Weird behavior when iterating over a Dataloader

wgpubs · February 21, 2020, 1:21am

Code:

print((
    f'inf_df items: {len(inf_df)} | test_dl items: {inf_dl.n}\n'
    f'batch size: {inf_dl.bs}'))
# inf_df items: 11612 | test_dl items: 11612
# batch size: 64

c = 0
for b in inf_dl:
    c += b[0].shape[0]
print(c)
# c = 11584 (expected 11612)

Seems like its dropping the last incomplete batch but not sure why???

muellerzr · February 21, 2020, 1:27am

How are you making the DataLoader? IIRC drop_last is a parameter. Try setting it to False? (Or something similar)

wgpubs · February 21, 2020, 1:29am

tfms = [
    attrgetter('text'), 
    Tokenizer.from_df(text_cols=corpus_cols, rules=custom_tok_rules, mark_fields=include_fld_tok), 
    Numericalize(vocab=lm_vocab)
]

test_ds = Datasets(items=inf_df, tfms=[tfms], dl_type=SortedDL)
test_dls = test_ds.dataloaders(bs=64, seq_len=bptt,
                               before_batch=partial(pad_input_chunk, pad_first=backwards))

if (backwards): test_dls.tfms.add(Transform(lambda nums: nums.flip(0)))

# use the test_dls.train dataloader for batch inference!
inf_dl = test_dls.train

I think it has something to do with the library, by default, dropping the last batch in the training set.
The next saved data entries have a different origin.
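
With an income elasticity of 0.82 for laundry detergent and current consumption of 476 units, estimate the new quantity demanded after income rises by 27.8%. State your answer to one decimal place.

584.5

%ΔQ ≈ η × %ΔI = 0.82 × 27.8% = 22.796%.
New Q ≈ 476 × (1 + 0.22796) = 584.5.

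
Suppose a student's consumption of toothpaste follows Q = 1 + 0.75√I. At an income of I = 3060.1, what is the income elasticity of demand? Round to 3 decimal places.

At I = 3060.1: Q = 42.489.
dQ/dI = 0.75/(2√I) = 0.00677897 at this income.
η = (dQ/dI)·(I/Q) = 0.00677897 × (3060.1/42.489) = 0.488.

0.488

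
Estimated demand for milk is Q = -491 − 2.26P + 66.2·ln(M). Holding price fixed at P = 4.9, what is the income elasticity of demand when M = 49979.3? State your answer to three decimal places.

0.309

At P = 4.9, M = 49979.3: Q = 214.168.
Holding P constant, ∂Q/∂M = 66.2/M = 0.00132455.
η_M = (∂Q/∂M)·(M/Q) = 0.00132455 × (49979.3/214.168) = 0.309.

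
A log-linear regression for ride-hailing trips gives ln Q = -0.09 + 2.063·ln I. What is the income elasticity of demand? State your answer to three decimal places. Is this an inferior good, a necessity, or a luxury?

2.063 (luxury)

In a log-linear demand, the coefficient on ln I is the income elasticity.
So η = 2.063.
η > 1 ⇒ luxury.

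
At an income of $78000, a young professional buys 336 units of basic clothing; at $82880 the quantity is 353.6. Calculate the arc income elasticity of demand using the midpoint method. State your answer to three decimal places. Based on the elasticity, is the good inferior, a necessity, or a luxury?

0.841 (necessity)

ΔQ = 353.6 − 336 = 17.6; midpoint Q̄ = (336 + 353.6)/2 = 344.8.
ΔI = 82880 − 78000 = 4880; midpoint Ī = (78000 + 82880)/2 = 80440.
η = (ΔQ/Q̄) ÷ (ΔI/Ī) = (17.6/344.8) ÷ (4880/80440) = 0.841.
0 < η < 1 ⇒ necessity.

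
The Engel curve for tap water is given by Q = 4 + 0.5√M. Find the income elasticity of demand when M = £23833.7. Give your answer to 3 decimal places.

At M = 23833.7: Q = 81.191.
dQ/dM = 0.5/(2√M) = 0.00161936 at this income.
η = (dQ/dM)·(M/Q) = 0.00161936 × (23833.7/81.191) = 0.475.

0.475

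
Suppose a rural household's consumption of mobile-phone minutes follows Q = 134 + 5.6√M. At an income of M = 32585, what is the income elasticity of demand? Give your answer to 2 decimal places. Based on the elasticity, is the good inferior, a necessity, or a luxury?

At M = 32585: Q = 1144.874.
dQ/dM = 5.6/(2√M) = 0.0155113 at this income.
η = (dQ/dM)·(M/Q) = 0.0155113 × (32585/1144.874) = 0.44.
Since 0 < η < 1, the good is a necessity.

0.44 (necessity)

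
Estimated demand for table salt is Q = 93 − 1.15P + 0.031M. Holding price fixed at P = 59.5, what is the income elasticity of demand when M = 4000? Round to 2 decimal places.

0.83

At P = 59.5, M = 4000: Q = 148.575.
Holding P constant, ∂Q/∂M = 0.031.
η_M = (∂Q/∂M)·(M/Q) = 0.031 × (4000/148.575) = 0.83.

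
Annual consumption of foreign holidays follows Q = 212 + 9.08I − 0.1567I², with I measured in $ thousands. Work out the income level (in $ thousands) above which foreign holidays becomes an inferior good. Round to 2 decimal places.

28.97

dQ/dI = 9.08 − 0.3134I.
The good is inferior where dQ/dI < 0. Setting dQ/dI = 0 gives I = 9.08 / 0.3134 = 28.97.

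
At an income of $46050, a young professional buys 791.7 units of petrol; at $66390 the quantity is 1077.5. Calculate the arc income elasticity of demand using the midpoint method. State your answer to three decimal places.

ΔQ = 1077.5 − 791.7 = 285.8; midpoint Q̄ = (791.7 + 1077.5)/2 = 934.6.
ΔI = 66390 − 46050 = 20340; midpoint Ī = (46050 + 66390)/2 = 56220.
η = (ΔQ/Q̄) ÷ (ΔI/Ī) = (285.8/934.6) ÷ (20340/56220) = 0.845.

0.845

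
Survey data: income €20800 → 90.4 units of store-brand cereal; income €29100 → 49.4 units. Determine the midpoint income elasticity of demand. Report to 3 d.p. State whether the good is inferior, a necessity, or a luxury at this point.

-1.763 (inferior good)

ΔQ = 49.4 − 90.4 = -41; midpoint Q̄ = (90.4 + 49.4)/2 = 69.9.
ΔI = 29100 − 20800 = 8300; midpoint Ī = (20800 + 29100)/2 = 24950.
η = (ΔQ/Q̄) ÷ (ΔI/Ī) = (-41/69.9) ÷ (8300/24950) = -1.763.
η < 0 ⇒ inferior good.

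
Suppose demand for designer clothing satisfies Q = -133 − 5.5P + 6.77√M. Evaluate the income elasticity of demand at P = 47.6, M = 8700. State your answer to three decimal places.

1.334

At P = 47.6, M = 8700: Q = 236.664.
Holding P constant, ∂Q/∂M = 6.77/(2√M) = 0.036291.
η_M = (∂Q/∂M)·(M/Q) = 0.036291 × (8700/236.664) = 1.334.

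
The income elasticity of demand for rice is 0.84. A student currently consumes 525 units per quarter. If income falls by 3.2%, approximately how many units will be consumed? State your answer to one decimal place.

%ΔQ ≈ η × %ΔI = 0.84 × (-3.2%) = -2.688%.
New Q ≈ 525 × (1 − 0.02688) = 510.9.

510.9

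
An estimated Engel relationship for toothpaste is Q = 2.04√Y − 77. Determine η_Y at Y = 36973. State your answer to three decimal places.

0.622

At Y = 36973: Q = 315.259.
dQ/dY = 2.04/(2√Y) = 0.00530466 at this income.
η = (dQ/dY)·(Y/Q) = 0.00530466 × (36973/315.259) = 0.622.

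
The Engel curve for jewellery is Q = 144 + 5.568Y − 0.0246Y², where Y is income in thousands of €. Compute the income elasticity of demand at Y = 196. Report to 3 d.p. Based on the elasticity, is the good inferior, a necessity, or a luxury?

-2.751 (inferior good)

At Y = 196: Q = 290.2944.
dQ/dY = 5.568 − 0.0492Y = -4.07520.
η = (dQ/dY)·(Y/Q) = -4.07520 × (196/290.2944) = -2.751.
η < 0 ⇒ inferior good.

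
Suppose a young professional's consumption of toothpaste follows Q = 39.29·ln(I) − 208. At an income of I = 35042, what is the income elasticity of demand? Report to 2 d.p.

0.19

At I = 35042: Q = 203.142.
dQ/dI = 39.29/I = 0.00112123 at this income.
η = (dQ/dI)·(I/Q) = 0.00112123 × (35042/203.142) = 0.19.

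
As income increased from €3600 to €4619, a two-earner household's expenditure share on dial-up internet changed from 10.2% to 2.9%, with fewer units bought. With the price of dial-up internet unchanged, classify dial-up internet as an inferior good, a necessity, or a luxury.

Quantity demanded falls as income rises, so η < 0.

inferior good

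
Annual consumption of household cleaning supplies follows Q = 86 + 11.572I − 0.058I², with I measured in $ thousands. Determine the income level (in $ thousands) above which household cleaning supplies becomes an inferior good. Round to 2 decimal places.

dQ/dI = 11.572 − 0.116I.
The good is inferior where dQ/dI < 0. Setting dQ/dI = 0 gives I = 11.572 / 0.116 = 99.76.

99.76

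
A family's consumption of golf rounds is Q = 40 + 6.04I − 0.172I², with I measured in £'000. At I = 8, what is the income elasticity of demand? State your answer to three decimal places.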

If so, how do I turn off that behavior?

muellerzr · February 21, 2020, 1:30am

Yes. It will defaultly do that to the training set only. This behavior was the same in v1. I’d explore what parameters can be passed into .dataloaders() (not in front of a computer)

(Something like drop_last is what you’re looking for)

wgpubs · February 21, 2020, 1:33am

Lo and behold … setting shuffle_train=False in the call to .dataloaders(...) does the trick!